In the above setup, if we further assume that $f$ is differentiable at $g(x_0)$, then we know by the chain rule that $f \circ g$ is differentiable at $x_0$ with $(f \circ g)'(x_0)=f'(g(x_0))g'(x_0)=0$.
In general, however, $f$ might be not differentiable at $g(x_0)$. I want to use upper and lower derivatives to try to generalize the above idea. For now, let's focus on what can be said about the upper derivative of $f \circ g$ at $x_0$.
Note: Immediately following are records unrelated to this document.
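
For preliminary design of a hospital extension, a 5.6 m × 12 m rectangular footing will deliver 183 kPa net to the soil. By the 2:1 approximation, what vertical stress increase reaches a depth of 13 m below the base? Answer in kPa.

Δσ_z ≈ 26.4 kPa

By the 2:1 method the load spreads at 1 horizontal : 2 vertical, so at depth z the loaded area has grown by z in each plan dimension:
Δσ = qBL/((B+z)(L+z)) = 183×5.6×12/((5.6+13)(12+13)) = 26.446 kPa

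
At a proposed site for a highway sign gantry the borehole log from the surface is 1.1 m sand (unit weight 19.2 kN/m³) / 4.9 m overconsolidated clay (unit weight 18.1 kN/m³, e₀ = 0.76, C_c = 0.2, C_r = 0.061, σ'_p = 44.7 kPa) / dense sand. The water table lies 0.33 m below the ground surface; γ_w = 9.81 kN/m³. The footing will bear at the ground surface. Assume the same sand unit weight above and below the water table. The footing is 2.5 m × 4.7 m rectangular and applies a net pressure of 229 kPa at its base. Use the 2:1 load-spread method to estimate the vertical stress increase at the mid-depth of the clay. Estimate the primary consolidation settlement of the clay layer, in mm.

S_c ≈ 184 mm

Mid-depth of clay below the ground surface: z = 1.1 + 4.9/2 = 3.55 m.
Total vertical stress at mid-clay: σ_v = 19.2×1.1 + 18.1×2.45 = 65.465 kPa.
Pore pressure: u = 9.81×(3.55 − 0.33) = 31.588 kPa.
Initial effective stress: σ'_0 = σ_v − u = 65.465 − 31.588 = 33.877 kPa.
Stress increase at mid-clay by the 2:1 spreading method:
Δσ = qBL/((B+z)(L+z)) = 229×2.5×4.7/((2.5+3.55)(4.7+3.55)) = 53.909 kPa
Final effective stress: σ'_f = 33.877 + 53.909 = 87.786 kPa.
σ'_f = 87.786 > σ'_p = 44.7 kPa, so the stress path crosses the preconsolidation pressure — recompression up to σ'_p, then virgin compression beyond:
S_c = H/(1+e₀)·[C_r·log₁₀(σ'_p/σ'_0) + C_c·log₁₀(σ'_f/σ'_p)]
    = 4.9/1.76 × [0.061×log₁₀(44.7/33.877) + 0.2×log₁₀(87.786/44.7)]
    = 2.7841 × [0.0073446 + 0.058624] = 0.1837 m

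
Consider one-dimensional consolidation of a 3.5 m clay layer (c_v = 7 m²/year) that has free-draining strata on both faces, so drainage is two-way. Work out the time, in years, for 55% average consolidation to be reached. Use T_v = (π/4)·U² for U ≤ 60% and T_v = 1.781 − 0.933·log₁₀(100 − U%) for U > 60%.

Drainage path length: H_d = H/2 = 1.75 m (double drainage).
U ≤ 60%: T_v = (π/4)·U² = (π/4)×0.55² = 0.23758.
t = T_v·H_d²/c_v = 0.23758×1.75²/7 = 0.1039 years.

t ≈ 0.104 years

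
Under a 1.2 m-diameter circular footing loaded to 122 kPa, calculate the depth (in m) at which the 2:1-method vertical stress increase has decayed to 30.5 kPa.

2:1 spreading — at depth z the loaded area has grown by z in each plan dimension:
qD²/(D+z)² = Δσ_z ⇒ z = D(√(q/Δσ_z) − 1) = 1.2×(√(122/30.5) − 1) = 1.2 m

z ≈ 1.2 m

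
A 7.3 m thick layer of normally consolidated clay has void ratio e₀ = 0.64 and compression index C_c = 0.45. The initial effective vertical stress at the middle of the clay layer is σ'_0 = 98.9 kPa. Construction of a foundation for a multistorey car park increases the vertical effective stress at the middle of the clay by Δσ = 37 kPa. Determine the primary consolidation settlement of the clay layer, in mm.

S_c ≈ 276 mm

Final effective stress: σ'_f = σ'_0 + Δσ = 98.9 + 37 = 135.9 kPa.
Normally consolidated clay, so the full stress increment lies on the virgin compression line:
S_c = C_c·H/(1+e₀)·log₁₀(σ'_f/σ'_0) = 0.45×7.3/(1+0.64)×log₁₀(135.9/98.9)
    = 2.003 × 0.13802 = 0.2765 m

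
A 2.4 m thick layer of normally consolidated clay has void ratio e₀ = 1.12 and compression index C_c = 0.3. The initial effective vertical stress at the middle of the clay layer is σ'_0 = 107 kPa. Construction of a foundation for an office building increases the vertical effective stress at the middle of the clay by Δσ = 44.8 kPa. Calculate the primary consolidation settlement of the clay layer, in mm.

S_c ≈ 51.6 mm

Final effective stress: σ'_f = σ'_0 + Δσ = 107 + 44.8 = 151.8 kPa.
Normally consolidated clay, so the full stress increment lies on the virgin compression line:
S_c = C_c·H/(1+e₀)·log₁₀(σ'_f/σ'_0) = 0.3×2.4/(1+1.12)×log₁₀(151.8/107)
    = 0.33962 × 0.15189 = 0.05158 m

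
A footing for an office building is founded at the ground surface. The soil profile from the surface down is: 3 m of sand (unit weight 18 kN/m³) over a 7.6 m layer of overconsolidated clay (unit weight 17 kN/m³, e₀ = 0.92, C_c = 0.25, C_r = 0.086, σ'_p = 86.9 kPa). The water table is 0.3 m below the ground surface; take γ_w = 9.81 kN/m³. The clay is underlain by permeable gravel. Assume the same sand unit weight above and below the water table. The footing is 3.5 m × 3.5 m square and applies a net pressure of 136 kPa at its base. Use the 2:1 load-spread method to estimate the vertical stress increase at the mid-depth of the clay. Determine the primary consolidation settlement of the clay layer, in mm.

Mid-depth of clay below the ground surface: z = 3 + 7.6/2 = 6.8 m.
Total vertical stress at mid-clay: σ_v = 18×3 + 17×3.8 = 118.6 kPa.
Pore pressure: u = 9.81×(6.8 − 0.3) = 63.765 kPa.
Initial effective stress: σ'_0 = σ_v − u = 118.6 − 63.765 = 54.835 kPa.
Stress increase at mid-clay by the 2:1 spreading method:
Δσ = qBL/((B+z)(L+z)) = 136×3.5×3.5/((3.5+6.8)(3.5+6.8)) = 15.704 kPa
Final effective stress: σ'_f = 54.835 + 15.704 = 70.539 kPa.
σ'_f = 70.539 ≤ σ'_p = 86.9 kPa, so the clay remains overconsolidated and only the recompression index applies:
S_c = C_r·H/(1+e₀)·log₁₀(σ'_f/σ'_0) = 0.086×7.6/1.92×log₁₀(70.539/54.835)
    = 0.34041 × 0.10937 = 0.03723 m

S_c ≈ 37.2 mm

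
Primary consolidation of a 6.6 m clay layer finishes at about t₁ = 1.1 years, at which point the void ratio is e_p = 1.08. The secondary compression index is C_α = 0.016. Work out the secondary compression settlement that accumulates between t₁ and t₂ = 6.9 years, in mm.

S_s ≈ 40.5 mm

Secondary compression: S_s = C_α·H/(1+e_p)·log₁₀(t₂/t₁)
S_s = 0.016×6.6/(1+1.08)×log₁₀(6.9/1.1)
    = 0.05077 × 0.7975 = 0.04049 m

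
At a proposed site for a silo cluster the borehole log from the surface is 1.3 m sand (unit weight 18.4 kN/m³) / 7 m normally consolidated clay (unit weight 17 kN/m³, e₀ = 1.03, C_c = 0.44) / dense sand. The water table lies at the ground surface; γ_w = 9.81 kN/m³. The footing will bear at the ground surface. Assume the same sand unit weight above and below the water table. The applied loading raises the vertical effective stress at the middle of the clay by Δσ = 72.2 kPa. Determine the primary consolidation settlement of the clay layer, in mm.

S_c ≈ 721 mm

Mid-depth of clay below the ground surface: z = 1.3 + 7/2 = 4.8 m.
Total vertical stress at mid-clay: σ_v = 18.4×1.3 + 17×3.5 = 83.42 kPa.
Pore pressure: u = 9.81×(4.8 − 0) = 47.088 kPa.
Initial effective stress: σ'_0 = σ_v − u = 83.42 − 47.088 = 36.332 kPa.
Final effective stress: σ'_f = σ'_0 + Δσ = 36.332 + 72.2 = 108.53 kPa.
Normally consolidated clay, so the full stress increment lies on the virgin compression line:
S_c = C_c·H/(1+e₀)·log₁₀(σ'_f/σ'_0) = 0.44×7/(1+1.03)×log₁₀(108.53/36.332)
    = 1.5172 × 0.47526 = 0.7211 m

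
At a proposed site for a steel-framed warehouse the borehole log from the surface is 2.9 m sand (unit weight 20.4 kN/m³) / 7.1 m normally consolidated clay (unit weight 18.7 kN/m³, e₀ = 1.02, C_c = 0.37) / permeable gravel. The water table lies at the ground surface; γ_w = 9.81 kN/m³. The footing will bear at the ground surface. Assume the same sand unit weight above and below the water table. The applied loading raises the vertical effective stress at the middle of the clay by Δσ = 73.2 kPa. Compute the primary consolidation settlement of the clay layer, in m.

Mid-depth of clay below the ground surface: z = 2.9 + 7.1/2 = 6.45 m.
Total vertical stress at mid-clay: σ_v = 20.4×2.9 + 18.7×3.55 = 125.54 kPa.
Pore pressure: u = 9.81×(6.45 − 0) = 63.275 kPa.
Initial effective stress: σ'_0 = σ_v − u = 125.54 − 63.275 = 62.265 kPa.
Final effective stress: σ'_f = σ'_0 + Δσ = 62.265 + 73.2 = 135.47 kPa.
Normally consolidated clay, so the full stress increment lies on the virgin compression line:
S_c = C_c·H/(1+e₀)·log₁₀(σ'_f/σ'_0) = 0.37×7.1/(1+1.02)×log₁₀(135.47/62.265)
    = 1.3005 × 0.3376 = 0.439 m

S_c ≈ 0.439 m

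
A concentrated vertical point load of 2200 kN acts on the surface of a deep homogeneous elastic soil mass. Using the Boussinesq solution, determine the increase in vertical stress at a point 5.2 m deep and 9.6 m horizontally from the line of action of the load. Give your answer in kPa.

Boussinesq vertical stress below a point load on an elastic half-space:
Δσ_z = 3P/(2πz²) · [1 + (r/z)²]^(−5/2)
r/z = 9.6/5.2 = 1.8462; [1+(r/z)²]^(−5/2) = 0.024509.
Δσ_z = 3×2200/(2π×5.2²) × 0.024509 = 38.847 × 0.024509 = 0.9521 kPa

Δσ_z ≈ 0.952 kPa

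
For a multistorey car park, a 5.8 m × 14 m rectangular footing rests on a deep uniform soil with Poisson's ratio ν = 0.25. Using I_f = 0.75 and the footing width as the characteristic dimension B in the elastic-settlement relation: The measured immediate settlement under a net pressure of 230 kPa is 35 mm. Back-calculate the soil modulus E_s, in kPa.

E_s ≈ 26800 kPa

S_e = q·B·(1−ν²)/E_s · I_f  ⇒  E_s = q·B·(1−ν²)·I_f / S_e.
E_s = 230 × 5.8 × 0.9375 × 0.75 / 0.035 = 26800 kPa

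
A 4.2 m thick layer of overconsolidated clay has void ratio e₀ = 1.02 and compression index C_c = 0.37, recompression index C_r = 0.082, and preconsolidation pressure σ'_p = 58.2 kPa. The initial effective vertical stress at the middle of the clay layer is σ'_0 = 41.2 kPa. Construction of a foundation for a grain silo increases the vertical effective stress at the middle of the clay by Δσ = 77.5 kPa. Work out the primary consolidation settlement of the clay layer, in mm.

S_c ≈ 264 mm

Final effective stress: σ'_f = 41.2 + 77.5 = 118.7 kPa.
σ'_f = 118.7 > σ'_p = 58.2 kPa, so the stress path crosses the preconsolidation pressure — recompression up to σ'_p, then virgin compression beyond:
S_c = H/(1+e₀)·[C_r·log₁₀(σ'_p/σ'_0) + C_c·log₁₀(σ'_f/σ'_p)]
    = 4.2/2.02 × [0.082×log₁₀(58.2/41.2) + 0.37×log₁₀(118.7/58.2)]
    = 2.0792 × [0.012302 + 0.11453] = 0.2637 m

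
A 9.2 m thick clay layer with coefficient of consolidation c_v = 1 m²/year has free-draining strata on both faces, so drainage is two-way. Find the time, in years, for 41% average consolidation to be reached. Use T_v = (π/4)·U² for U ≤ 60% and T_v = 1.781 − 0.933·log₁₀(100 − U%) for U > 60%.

Drainage path length: H_d = H/2 = 4.6 m (double drainage).
U ≤ 60%: T_v = (π/4)·U² = (π/4)×0.41² = 0.13203.
t = T_v·H_d²/c_v = 0.13203×4.6²/1 = 2.794 years.

t ≈ 2.79 years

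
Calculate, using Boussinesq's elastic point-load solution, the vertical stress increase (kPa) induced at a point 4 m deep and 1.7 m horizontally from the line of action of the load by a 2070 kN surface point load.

Δσ_z ≈ 40.8 kPa

Boussinesq vertical stress below a point load on an elastic half-space:
Δσ_z = 3P/(2πz²) · [1 + (r/z)²]^(−5/2)
r/z = 1.7/4 = 0.425; [1+(r/z)²]^(−5/2) = 0.66027.
Δσ_z = 3×2070/(2π×4²) × 0.66027 = 61.772 × 0.66027 = 40.79 kPa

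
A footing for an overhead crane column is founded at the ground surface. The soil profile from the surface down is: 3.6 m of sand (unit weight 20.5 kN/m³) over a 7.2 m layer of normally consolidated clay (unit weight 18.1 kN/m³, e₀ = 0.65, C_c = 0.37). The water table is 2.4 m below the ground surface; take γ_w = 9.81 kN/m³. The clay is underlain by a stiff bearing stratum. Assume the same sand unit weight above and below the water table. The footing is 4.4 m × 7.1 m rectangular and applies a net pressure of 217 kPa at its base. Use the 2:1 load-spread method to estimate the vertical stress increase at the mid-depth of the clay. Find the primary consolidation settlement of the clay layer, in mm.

Mid-depth of clay below the ground surface: z = 3.6 + 7.2/2 = 7.2 m.
Total vertical stress at mid-clay: σ_v = 20.5×3.6 + 18.1×3.6 = 138.96 kPa.
Pore pressure: u = 9.81×(7.2 − 2.4) = 47.088 kPa.
Initial effective stress: σ'_0 = σ_v − u = 138.96 − 47.088 = 91.872 kPa.
Stress increase at mid-clay by the 2:1 spreading method:
Δσ = qBL/((B+z)(L+z)) = 217×4.4×7.1/((4.4+7.2)(7.1+7.2)) = 40.867 kPa
Final effective stress: σ'_f = σ'_0 + Δσ = 91.872 + 40.867 = 132.74 kPa.
Normally consolidated clay, so the full stress increment lies on the virgin compression line:
S_c = C_c·H/(1+e₀)·log₁₀(σ'_f/σ'_0) = 0.37×7.2/(1+0.65)×log₁₀(132.74/91.872)
    = 1.6145 × 0.15982 = 0.258 m

S_c ≈ 258 mm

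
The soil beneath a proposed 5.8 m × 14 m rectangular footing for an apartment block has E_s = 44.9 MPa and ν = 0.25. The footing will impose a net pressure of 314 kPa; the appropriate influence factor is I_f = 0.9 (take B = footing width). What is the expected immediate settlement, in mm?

S_e ≈ 34.2 mm

Immediate (elastic) settlement: S_e = q·B·(1−ν²)/E_s · I_f.
E_s = 44.9 MPa = 44900 kPa.
S_e = 314 × 5.8 × (1 − 0.25²) / 44900 × 0.9
    = 314 × 5.8 × 0.9375 / 44900 × 0.9
    = 0.03422 m = 34.22 mm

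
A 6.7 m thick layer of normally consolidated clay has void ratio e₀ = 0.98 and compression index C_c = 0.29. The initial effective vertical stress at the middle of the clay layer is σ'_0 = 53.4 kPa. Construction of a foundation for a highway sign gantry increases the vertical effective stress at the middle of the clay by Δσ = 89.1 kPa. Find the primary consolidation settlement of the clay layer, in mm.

S_c ≈ 418 mm

Final effective stress: σ'_f = σ'_0 + Δσ = 53.4 + 89.1 = 142.5 kPa.
Normally consolidated clay, so the full stress increment lies on the virgin compression line:
S_c = C_c·H/(1+e₀)·log₁₀(σ'_f/σ'_0) = 0.29×6.7/(1+0.98)×log₁₀(142.5/53.4)
    = 0.98131 × 0.42627 = 0.4183 m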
Are the assumptions in the above setup strong enough to guarantee that the upper derivative of $f \circ g$ evalutated at $x_0$ is $0$?
What if we assume additionally that the upper and lower derivatives of $f$ are bounded on $( \alpha, \beta)$?
Let $g:[-1,1]\to\mathbb R$ be given by $g(x)=x^2$. Let $f:[-1,1]\to\mathbb R$ be given by $f(x)=\sqrt{|x|}\,\sin\tfrac1{x}$, $f(0)=0$. Note that $f$ is continuous at $0$.
We have $$ \frac{f(g(h))-f(g(0))}h=\frac{|h|\sin\tfrac1{h^2}}h. $$ Then the upper derivative is $1$ and the lower derivative is $-1$. Indeed, we can take $h_n=\sqrt{\frac2{\pi+4\pi n}}$ and then $h_n\to0$ while $f(g(h_n))=1$ for all $n$; and if $h_n=\sqrt{\frac2{3\pi+4\pi n}}$ then $f(g(h_n))=-1$ for all $n$.
We can push this by taking instead $f(x)=|x|^{1/4}\,\sin\frac1x$, same $g$ as above, and now we get that the upper derivative is $+\infty$ while the lower derivative is $-\infty$.
If instead you take $$f(x)=\begin{cases} 1,&\ x=0\\ \ \\ 0,&\ x\ne0\end{cases}$$ then the upper and lower derivative exist and agree (and are uniformly bounded) at all points other than $0$. But at $0$ neither derivative exist.